Depuis 2018, Open North, pionnier mondial de l’open data, développe le concept de « ville intelligente ouverte » au Canada, un autre modèle de gouvernance et de gestion des données que celui du projet de Toronto abandonné par Google.

 

Résumé

La notion de « ville intelligente » et le mot « smart » dessinent depuis quelques années une vision idéalisée de la ville, avec la promesse d’améliorer la vie de ses habitants par l’usage des nouvelles technologies et le déploiement de capteurs. Une promesse qui comporte des risques. Le projet de Google à Toronto aura été l’une des démonstrations les plus iconoclastes de l’initiative privée dans la construction d’un territoire intelligent dans laquelle un opérateur privé géant a été invité à bâtir un nouveau modèle urbain à une échelle sans précédent. Il aura notamment montré que de nombreuses villes du monde sont confrontées au piège d’un modèle présenté comme « intelligent » qui transforme des pans entiers de l’action publique en véritables « boîtes noires » pilotées par la donnée et sous le contrôle d’entreprises privées.

Alors que l’expérience de Quayside Toronto se préparait, de nombreuses villes et communautés canadiennes de toutes tailles se sont engagées dans des projets différents. Une autre manière de concevoir des villes intelligentes, ouvertes et inclusives.

Depuis toujours impliquée et active au sein des mouvements des données ouvertes et de la gouvernance ouverte, notre équipe a introduit le concept de « villes intelligentes ouvertes » pour la première fois en 2018. Une ville intelligente ouverte est un territoire dans lequel tous les acteurs, y compris – et surtout – les résidents, collaborent afin que les données et les technologies soient utilisées pour développer des activités d’une manière juste, éthique et transparente en conciliant le développement économique, le progrès social et la responsabilité à l’égard de l’environnement. C’est un modèle transposable dans d’autres villes du monde et dont nous présentons ici les principes directeurs.

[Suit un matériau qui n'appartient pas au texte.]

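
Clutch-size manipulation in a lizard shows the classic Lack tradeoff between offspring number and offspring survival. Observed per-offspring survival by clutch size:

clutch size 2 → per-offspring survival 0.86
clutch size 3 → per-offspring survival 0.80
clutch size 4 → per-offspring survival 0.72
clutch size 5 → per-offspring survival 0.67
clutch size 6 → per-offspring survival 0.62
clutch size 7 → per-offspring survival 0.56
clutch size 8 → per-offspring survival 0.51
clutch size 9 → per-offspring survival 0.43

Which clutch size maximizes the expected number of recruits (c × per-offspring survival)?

8

Expected recruits = c × s(c):
  c=2: 2 × 0.86 = 1.720
  c=3: 3 × 0.80 = 2.400
  c=4: 4 × 0.72 = 2.880
  c=5: 5 × 0.67 = 3.350
  c=6: 6 × 0.62 = 3.720
  c=7: 7 × 0.56 = 3.920
  c=8: 8 × 0.51 = 4.080
  c=9: 9 × 0.43 = 3.870
Maximum at c = 8 (4.080 recruits).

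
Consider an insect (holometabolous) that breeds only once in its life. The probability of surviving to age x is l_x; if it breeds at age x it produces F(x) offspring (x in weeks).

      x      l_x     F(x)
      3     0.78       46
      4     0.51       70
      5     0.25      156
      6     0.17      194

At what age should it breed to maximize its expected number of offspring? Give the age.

5

Expected offspring if breeding at age x = l_x × F(x):
  age 3: 0.78 × 46 = 35.880
  age 4: 0.51 × 70 = 35.700
  age 5: 0.25 × 156 = 39.000
  age 6: 0.17 × 194 = 32.980
Maximum at age 5 (39.000).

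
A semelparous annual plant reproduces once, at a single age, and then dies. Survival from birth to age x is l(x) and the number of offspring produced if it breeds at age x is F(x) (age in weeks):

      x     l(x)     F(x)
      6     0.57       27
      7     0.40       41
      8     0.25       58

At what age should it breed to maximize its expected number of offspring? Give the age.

Expected offspring if breeding at age x = l(x) × F(x):
  age 6: 0.57 × 27 = 15.390
  age 7: 0.40 × 41 = 16.400
  age 8: 0.25 × 58 = 14.500
Maximum at age 7 (16.400).

7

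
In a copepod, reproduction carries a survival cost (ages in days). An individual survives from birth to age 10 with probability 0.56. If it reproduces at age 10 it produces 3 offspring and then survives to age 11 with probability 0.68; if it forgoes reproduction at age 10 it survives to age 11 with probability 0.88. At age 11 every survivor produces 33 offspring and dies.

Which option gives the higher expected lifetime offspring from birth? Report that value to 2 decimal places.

breed at age 10: R₀ = 0.56 × (3 + 0.68 × 33) = 0.56 × 25.4400 = 14.2464
delay to age 11: R₀ = 0.56 × (0.88 × 33) = 0.56 × 29.0400 = 16.2624
Higher: delay to age 11 (16.2624).

16.26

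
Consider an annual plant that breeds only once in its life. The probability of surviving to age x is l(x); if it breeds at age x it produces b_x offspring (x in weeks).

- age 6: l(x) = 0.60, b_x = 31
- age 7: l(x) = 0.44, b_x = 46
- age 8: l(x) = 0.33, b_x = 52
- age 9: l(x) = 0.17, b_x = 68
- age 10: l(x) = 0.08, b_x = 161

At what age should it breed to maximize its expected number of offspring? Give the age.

Expected offspring if breeding at age x = l(x) × b_x:
  age 6: 0.60 × 31 = 18.600
  age 7: 0.44 × 46 = 20.240
  age 8: 0.33 × 52 = 17.160
  age 9: 0.17 × 68 = 11.560
  age 10: 0.08 × 161 = 12.880
Maximum at age 7 (20.240).

7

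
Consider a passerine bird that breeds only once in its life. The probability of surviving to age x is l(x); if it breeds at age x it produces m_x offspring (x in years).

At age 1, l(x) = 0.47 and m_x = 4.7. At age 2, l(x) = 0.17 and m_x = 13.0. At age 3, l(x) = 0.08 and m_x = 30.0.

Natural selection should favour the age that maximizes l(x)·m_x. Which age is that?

Expected offspring if breeding at age x = l(x) × m_x:
  age 1: 0.47 × 4.7 = 2.209
  age 2: 0.17 × 13.0 = 2.210
  age 3: 0.08 × 30.0 = 2.400
Maximum at age 3 (2.400).

3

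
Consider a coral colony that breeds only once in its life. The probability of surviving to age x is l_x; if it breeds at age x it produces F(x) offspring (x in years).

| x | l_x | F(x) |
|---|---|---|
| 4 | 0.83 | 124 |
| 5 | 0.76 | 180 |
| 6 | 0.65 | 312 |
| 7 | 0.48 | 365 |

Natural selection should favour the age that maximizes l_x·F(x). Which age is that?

6

Expected offspring if breeding at age x = l_x × F(x):
  age 4: 0.83 × 124 = 102.920
  age 5: 0.76 × 180 = 136.800
  age 6: 0.65 × 312 = 202.800
  age 7: 0.48 × 365 = 175.200
Maximum at age 6 (202.800).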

Avec plus de la moitié de la population mondiale vivant désormais en zone urbaine, il n’est pas étonnant que nous remodelions et réinventions constamment nos villes. Il ne suffit plus d’être une grande métropole. Les villes doivent être des entités connectées, conscientes et intelligentes ; elles doivent être smart. Prendre les problèmes les uns derrière les autres, relever les défis urbains un à un ne suffit pas et n’est pas viable sur le long terme. Les villes se doivent de construire des processus globaux et systématiques pour faire face à des enjeux de plus en plus complexes. Elles doivent se doter de capacités internes et s’adjoindre des concours externes de plus en plus performants pour développer des solutions adaptées aux besoins de notre siècle et aux demandes des populations qu’elles servent.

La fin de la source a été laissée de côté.